The newest addition to the North Kingstown skyline will be completed by the middle of next week. According to Mark DePasquale of Wind Energy Development LLC, construction will finish on a 413-foot wind turbine in his backyard in North Kingstown Green off Ten Rod Road by Wednesday. The tower and nacelle (with a height of about 262 feet) of the wind turbine are already erected, but the turbine’s 134-foot-long blades will be added to the structure in the coming days.
The 413-foot, 1.5 megawatt Goldwind turbine will be the first turbine lined up for installation by developer Wind Energy Development LLC, based in North Kingstown.
According to DePasquale, upwards of 134 workers have helped with the construction of the wind turbine. The workers (all certified union members) have been trained in wind turbine installation, said DePasquale.
The turbine – which was originally slated to be 427 feet tall – is identical to the trio of 365-feet tall turbines in Providence – operated by the Narragansett Bay Commission – said DePasquale. (The Providence turbines were modified to be shorter in order to align with FAA regulations, said DePasquale. All four turbines are all manufactured by Goldwind.)

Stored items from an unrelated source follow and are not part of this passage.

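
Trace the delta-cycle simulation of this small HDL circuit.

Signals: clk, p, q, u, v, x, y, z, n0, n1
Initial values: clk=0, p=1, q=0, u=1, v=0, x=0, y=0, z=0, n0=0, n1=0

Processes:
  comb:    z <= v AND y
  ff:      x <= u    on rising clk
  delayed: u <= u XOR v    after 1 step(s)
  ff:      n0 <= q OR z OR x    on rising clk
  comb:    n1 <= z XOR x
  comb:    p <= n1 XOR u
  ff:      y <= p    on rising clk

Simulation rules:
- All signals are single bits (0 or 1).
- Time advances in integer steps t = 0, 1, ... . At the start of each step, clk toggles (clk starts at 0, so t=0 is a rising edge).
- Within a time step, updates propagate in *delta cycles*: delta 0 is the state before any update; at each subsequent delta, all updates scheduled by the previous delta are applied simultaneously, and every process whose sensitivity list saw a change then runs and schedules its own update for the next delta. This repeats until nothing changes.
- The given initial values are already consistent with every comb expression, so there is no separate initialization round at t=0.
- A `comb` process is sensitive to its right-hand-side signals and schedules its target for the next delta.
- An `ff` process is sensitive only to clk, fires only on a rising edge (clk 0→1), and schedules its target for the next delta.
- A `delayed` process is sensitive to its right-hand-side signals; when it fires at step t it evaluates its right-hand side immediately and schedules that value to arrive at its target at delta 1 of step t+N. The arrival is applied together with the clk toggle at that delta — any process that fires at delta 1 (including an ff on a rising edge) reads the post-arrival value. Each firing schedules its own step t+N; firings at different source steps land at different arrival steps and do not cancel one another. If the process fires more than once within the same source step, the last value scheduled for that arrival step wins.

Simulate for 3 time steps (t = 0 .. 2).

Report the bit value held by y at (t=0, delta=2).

1

[bits: z,n1,v,x,u,clk,p,y,q,n0]
t=0: Δ0=0000101000 Δ1=0000111000 Δ2=0001111100 Δ3=0101111100 Δ4=0101110100 | 4Δ
t=1: Δ0=0101110100 Δ1=0101100100 | 1Δ
t=2: Δ0=0101100100 Δ1=0101110100 Δ2=0101110001 | 2Δ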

Though the turbine will be completed next week, DePasquale says the turbine won’t be commissioned until early December when it will become fully operational.

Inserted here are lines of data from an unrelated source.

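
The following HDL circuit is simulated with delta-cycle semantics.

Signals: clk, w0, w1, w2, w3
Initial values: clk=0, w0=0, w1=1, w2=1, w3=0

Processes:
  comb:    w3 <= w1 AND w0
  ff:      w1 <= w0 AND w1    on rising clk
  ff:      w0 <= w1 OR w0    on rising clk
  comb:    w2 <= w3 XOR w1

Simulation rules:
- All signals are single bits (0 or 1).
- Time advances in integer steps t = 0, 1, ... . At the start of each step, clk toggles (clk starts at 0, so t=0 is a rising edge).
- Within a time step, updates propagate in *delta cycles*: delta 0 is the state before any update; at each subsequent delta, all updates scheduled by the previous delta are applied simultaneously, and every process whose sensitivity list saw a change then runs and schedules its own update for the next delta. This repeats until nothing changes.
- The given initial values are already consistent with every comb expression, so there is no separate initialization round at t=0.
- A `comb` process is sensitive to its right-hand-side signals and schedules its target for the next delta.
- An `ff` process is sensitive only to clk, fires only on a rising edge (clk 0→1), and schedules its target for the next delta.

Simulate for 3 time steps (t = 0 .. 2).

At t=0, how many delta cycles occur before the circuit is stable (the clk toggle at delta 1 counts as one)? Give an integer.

3

t0.Δ0 w3=0 w0=0 clk=0 w2=1 w1=1
t0.Δ1 w3=0 w0=0 clk=1 w2=1 w1=1
t0.Δ2 w3=0 w0=1 clk=1 w2=1 w1=0
t0.Δ3 w3=0 w0=1 clk=1 w2=0 w1=0
t1.Δ0 w3=0 w0=1 clk=1 w2=0 w1=0
t1.Δ1 w3=0 w0=1 clk=0 w2=0 w1=0
t2.Δ0 w3=0 w0=1 clk=0 w2=0 w1=0
t2.Δ1 w3=0 w0=1 clk=1 w2=0 w1=0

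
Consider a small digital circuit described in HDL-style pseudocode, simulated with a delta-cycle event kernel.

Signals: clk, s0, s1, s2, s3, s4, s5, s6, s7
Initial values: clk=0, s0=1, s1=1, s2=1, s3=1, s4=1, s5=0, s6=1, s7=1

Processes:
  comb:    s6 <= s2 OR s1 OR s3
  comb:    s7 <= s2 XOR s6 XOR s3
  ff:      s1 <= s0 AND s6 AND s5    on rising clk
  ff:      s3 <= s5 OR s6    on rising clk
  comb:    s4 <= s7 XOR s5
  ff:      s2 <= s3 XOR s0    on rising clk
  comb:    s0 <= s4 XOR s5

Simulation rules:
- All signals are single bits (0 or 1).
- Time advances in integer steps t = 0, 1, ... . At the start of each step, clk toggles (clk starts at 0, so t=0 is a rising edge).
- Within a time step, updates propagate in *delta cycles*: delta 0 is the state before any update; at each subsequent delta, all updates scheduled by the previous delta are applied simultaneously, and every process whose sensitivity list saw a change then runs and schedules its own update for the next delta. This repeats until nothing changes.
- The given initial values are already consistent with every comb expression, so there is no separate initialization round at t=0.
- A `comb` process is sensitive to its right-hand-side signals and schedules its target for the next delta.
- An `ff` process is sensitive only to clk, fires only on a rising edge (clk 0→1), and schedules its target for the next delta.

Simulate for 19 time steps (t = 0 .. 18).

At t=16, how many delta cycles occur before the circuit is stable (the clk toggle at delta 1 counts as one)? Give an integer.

t0.Δ0 s7=1 s1=1 s3=1 s5=0 s6=1 clk=0 s0=1 s4=1 s2=1
t0.Δ1 s7=1 s1=1 s3=1 s5=0 s6=1 clk=1 s0=1 s4=1 s2=1
t0.Δ2 s7=1 s1=0 s3=1 s5=0 s6=1 clk=1 s0=1 s4=1 s2=0
t0.Δ3 s7=0 s1=0 s3=1 s5=0 s6=1 clk=1 s0=1 s4=1 s2=0
t0.Δ4 s7=0 s1=0 s3=1 s5=0 s6=1 clk=1 s0=1 s4=0 s2=0
t0.Δ5 s7=0 s1=0 s3=1 s5=0 s6=1 clk=1 s0=0 s4=0 s2=0
t1.Δ0 s7=0 s1=0 s3=1 s5=0 s6=1 clk=1 s0=0 s4=0 s2=0
t1.Δ1 s7=0 s1=0 s3=1 s5=0 s6=1 clk=0 s0=0 s4=0 s2=0
t2.Δ0 s7=0 s1=0 s3=1 s5=0 s6=1 clk=0 s0=0 s4=0 s2=0
t2.Δ1 s7=0 s1=0 s3=1 s5=0 s6=1 clk=1 s0=0 s4=0 s2=0
t2.Δ2 s7=0 s1=0 s3=1 s5=0 s6=1 clk=1 s0=0 s4=0 s2=1
t2.Δ3 s7=1 s1=0 s3=1 s5=0 s6=1 clk=1 s0=0 s4=0 s2=1
t2.Δ4 s7=1 s1=0 s3=1 s5=0 s6=1 clk=1 s0=0 s4=1 s2=1
t2.Δ5 s7=1 s1=0 s3=1 s5=0 s6=1 clk=1 s0=1 s4=1 s2=1
t3.Δ0 s7=1 s1=0 s3=1 s5=0 s6=1 clk=1 s0=1 s4=1 s2=1
t3.Δ1 s7=1 s1=0 s3=1 s5=0 s6=1 clk=0 s0=1 s4=1 s2=1
t4.Δ0 s7=1 s1=0 s3=1 s5=0 s6=1 clk=0 s0=1 s4=1 s2=1
t4.Δ1 s7=1 s1=0 s3=1 s5=0 s6=1 clk=1 s0=1 s4=1 s2=1
t4.Δ2 s7=1 s1=0 s3=1 s5=0 s6=1 clk=1 s0=1 s4=1 s2=0
t4.Δ3 s7=0 s1=0 s3=1 s5=0 s6=1 clk=1 s0=1 s4=1 s2=0
t4.Δ4 s7=0 s1=0 s3=1 s5=0 s6=1 clk=1 s0=1 s4=0 s2=0
t4.Δ5 s7=0 s1=0 s3=1 s5=0 s6=1 clk=1 s0=0 s4=0 s2=0
t5.Δ0 s7=0 s1=0 s3=1 s5=0 s6=1 clk=1 s0=0 s4=0 s2=0
t5.Δ1 s7=0 s1=0 s3=1 s5=0 s6=1 clk=0 s0=0 s4=0 s2=0
t6.Δ0 s7=0 s1=0 s3=1 s5=0 s6=1 clk=0 s0=0 s4=0 s2=0
t6.Δ1 s7=0 s1=0 s3=1 s5=0 s6=1 clk=1 s0=0 s4=0 s2=0
t6.Δ2 s7=0 s1=0 s3=1 s5=0 s6=1 clk=1 s0=0 s4=0 s2=1
t6.Δ3 s7=1 s1=0 s3=1 s5=0 s6=1 clk=1 s0=0 s4=0 s2=1
t6.Δ4 s7=1 s1=0 s3=1 s5=0 s6=1 clk=1 s0=0 s4=1 s2=1
t6.Δ5 s7=1 s1=0 s3=1 s5=0 s6=1 clk=1 s0=1 s4=1 s2=1
t7.Δ0 s7=1 s1=0 s3=1 s5=0 s6=1 clk=1 s0=1 s4=1 s2=1
t7.Δ1 s7=1 s1=0 s3=1 s5=0 s6=1 clk=0 s0=1 s4=1 s2=1
t8.Δ0 s7=1 s1=0 s3=1 s5=0 s6=1 clk=0 s0=1 s4=1 s2=1
t8.Δ1 s7=1 s1=0 s3=1 s5=0 s6=1 clk=1 s0=1 s4=1 s2=1
t8.Δ2 s7=1 s1=0 s3=1 s5=0 s6=1 clk=1 s0=1 s4=1 s2=0
t8.Δ3 s7=0 s1=0 s3=1 s5=0 s6=1 clk=1 s0=1 s4=1 s2=0
t8.Δ4 s7=0 s1=0 s3=1 s5=0 s6=1 clk=1 s0=1 s4=0 s2=0
t8.Δ5 s7=0 s1=0 s3=1 s5=0 s6=1 clk=1 s0=0 s4=0 s2=0
t9.Δ0 s7=0 s1=0 s3=1 s5=0 s6=1 clk=1 s0=0 s4=0 s2=0
t9.Δ1 s7=0 s1=0 s3=1 s5=0 s6=1 clk=0 s0=0 s4=0 s2=0
t10.Δ0 s7=0 s1=0 s3=1 s5=0 s6=1 clk=0 s0=0 s4=0 s2=0
t10.Δ1 s7=0 s1=0 s3=1 s5=0 s6=1 clk=1 s0=0 s4=0 s2=0
t10.Δ2 s7=0 s1=0 s3=1 s5=0 s6=1 clk=1 s0=0 s4=0 s2=1
t10.Δ3 s7=1 s1=0 s3=1 s5=0 s6=1 clk=1 s0=0 s4=0 s2=1
t10.Δ4 s7=1 s1=0 s3=1 s5=0 s6=1 clk=1 s0=0 s4=1 s2=1
t10.Δ5 s7=1 s1=0 s3=1 s5=0 s6=1 clk=1 s0=1 s4=1 s2=1
t11.Δ0 s7=1 s1=0 s3=1 s5=0 s6=1 clk=1 s0=1 s4=1 s2=1
t11.Δ1 s7=1 s1=0 s3=1 s5=0 s6=1 clk=0 s0=1 s4=1 s2=1
t12.Δ0 s7=1 s1=0 s3=1 s5=0 s6=1 clk=0 s0=1 s4=1 s2=1
t12.Δ1 s7=1 s1=0 s3=1 s5=0 s6=1 clk=1 s0=1 s4=1 s2=1
t12.Δ2 s7=1 s1=0 s3=1 s5=0 s6=1 clk=1 s0=1 s4=1 s2=0
t12.Δ3 s7=0 s1=0 s3=1 s5=0 s6=1 clk=1 s0=1 s4=1 s2=0
t12.Δ4 s7=0 s1=0 s3=1 s5=0 s6=1 clk=1 s0=1 s4=0 s2=0
t12.Δ5 s7=0 s1=0 s3=1 s5=0 s6=1 clk=1 s0=0 s4=0 s2=0
t13.Δ0 s7=0 s1=0 s3=1 s5=0 s6=1 clk=1 s0=0 s4=0 s2=0
t13.Δ1 s7=0 s1=0 s3=1 s5=0 s6=1 clk=0 s0=0 s4=0 s2=0
t14.Δ0 s7=0 s1=0 s3=1 s5=0 s6=1 clk=0 s0=0 s4=0 s2=0
t14.Δ1 s7=0 s1=0 s3=1 s5=0 s6=1 clk=1 s0=0 s4=0 s2=0
t14.Δ2 s7=0 s1=0 s3=1 s5=0 s6=1 clk=1 s0=0 s4=0 s2=1
t14.Δ3 s7=1 s1=0 s3=1 s5=0 s6=1 clk=1 s0=0 s4=0 s2=1
t14.Δ4 s7=1 s1=0 s3=1 s5=0 s6=1 clk=1 s0=0 s4=1 s2=1
t14.Δ5 s7=1 s1=0 s3=1 s5=0 s6=1 clk=1 s0=1 s4=1 s2=1
t15.Δ0 s7=1 s1=0 s3=1 s5=0 s6=1 clk=1 s0=1 s4=1 s2=1
t15.Δ1 s7=1 s1=0 s3=1 s5=0 s6=1 clk=0 s0=1 s4=1 s2=1
t16.Δ0 s7=1 s1=0 s3=1 s5=0 s6=1 clk=0 s0=1 s4=1 s2=1
t16.Δ1 s7=1 s1=0 s3=1 s5=0 s6=1 clk=1 s0=1 s4=1 s2=1
t16.Δ2 s7=1 s1=0 s3=1 s5=0 s6=1 clk=1 s0=1 s4=1 s2=0
t16.Δ3 s7=0 s1=0 s3=1 s5=0 s6=1 clk=1 s0=1 s4=1 s2=0
t16.Δ4 s7=0 s1=0 s3=1 s5=0 s6=1 clk=1 s0=1 s4=0 s2=0
t16.Δ5 s7=0 s1=0 s3=1 s5=0 s6=1 clk=1 s0=0 s4=0 s2=0
t17.Δ0 s7=0 s1=0 s3=1 s5=0 s6=1 clk=1 s0=0 s4=0 s2=0
t17.Δ1 s7=0 s1=0 s3=1 s5=0 s6=1 clk=0 s0=0 s4=0 s2=0
t18.Δ0 s7=0 s1=0 s3=1 s5=0 s6=1 clk=0 s0=0 s4=0 s2=0
t18.Δ1 s7=0 s1=0 s3=1 s5=0 s6=1 clk=1 s0=0 s4=0 s2=0
t18.Δ2 s7=0 s1=0 s3=1 s5=0 s6=1 clk=1 s0=0 s4=0 s2=1
t18.Δ3 s7=1 s1=0 s3=1 s5=0 s6=1 clk=1 s0=0 s4=0 s2=1
t18.Δ4 s7=1 s1=0 s3=1 s5=0 s6=1 clk=1 s0=0 s4=1 s2=1
t18.Δ5 s7=1 s1=0 s3=1 s5=0 s6=1 clk=1 s0=1 s4=1 s2=1

5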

The wind turbine will be located in North Kingstown Green, a subdivision owned by DePasquale, right in DePasquale’s backyard. Residents of the subdivision will receive monthly payments of $150 to go toward electricity bills because of the turbine.
“We normally lease the land where these turbines are located,” said DePasquale. “With North Kingstown Green, we’re splitting that would-be lease payment with the homeowners in the neighborhood.”

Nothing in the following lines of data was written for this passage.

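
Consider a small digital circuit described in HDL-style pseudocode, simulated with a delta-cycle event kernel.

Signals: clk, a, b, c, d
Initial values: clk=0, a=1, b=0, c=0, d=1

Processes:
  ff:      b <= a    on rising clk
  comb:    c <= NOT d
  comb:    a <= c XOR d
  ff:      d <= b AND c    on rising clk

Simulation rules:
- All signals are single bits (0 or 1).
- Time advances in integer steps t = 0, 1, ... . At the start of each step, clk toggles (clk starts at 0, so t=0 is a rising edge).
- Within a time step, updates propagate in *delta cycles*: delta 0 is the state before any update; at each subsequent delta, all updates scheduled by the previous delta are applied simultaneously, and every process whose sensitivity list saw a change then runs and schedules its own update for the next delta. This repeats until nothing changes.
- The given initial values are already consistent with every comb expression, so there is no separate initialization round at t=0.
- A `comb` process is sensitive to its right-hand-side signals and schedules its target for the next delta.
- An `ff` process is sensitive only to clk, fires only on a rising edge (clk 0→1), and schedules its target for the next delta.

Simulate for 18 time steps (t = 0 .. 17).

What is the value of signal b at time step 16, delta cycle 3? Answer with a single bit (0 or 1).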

The turbine, which will be one of the tallest structures in the state in about a week, has attracted a lot of attention and curiosity from those in the area. DePasquale welcomes the attention, but urges onlookers to be mindful of residents in the neighborhood – especially children in the area.
“I support people who want to drive through and take a look,” said DePasquale. “I just want them to be careful and drive slow because we have children in the neighborhood.”
DePasquale is asking motorists to drive slowly and to follow Rodman Lane to view the turbine from the cul de sac at the end of the subdivision rather than driving through Thornton Way.